International career
- 2013: Netherlands U20 / 1 / (0)

= Stanley Elbers =

Dutch footballer

Stanley Elbers (born 14 May 1992) is a Dutch retired footballer who played as a winger.

==Club career==
Elbers made his professional for ADO Den Haag on 28 August 2011 and joined Helmond Sport in summer 2013. He signed a three-year contract with Excelsior in 2015.

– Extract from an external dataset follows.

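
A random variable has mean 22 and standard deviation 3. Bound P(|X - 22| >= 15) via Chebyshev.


k = 15/3 = 5
Chebyshev: P(|X-mu| >= k*sigma) <= 1/k^2 = 1/5^2 = 1/25

1/25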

On 14 August 2018, he joined PEC Zwolle on a two-year contract.

==International career==
Elbers once played for the Netherlands national under-20 football team.

==Personal life==
Born in the Netherlands, Elbers is of Surinamese descent. He retired from playing football in 2022 and moved to Indonesia to live on Bali, citing he was fed up with the footballing world.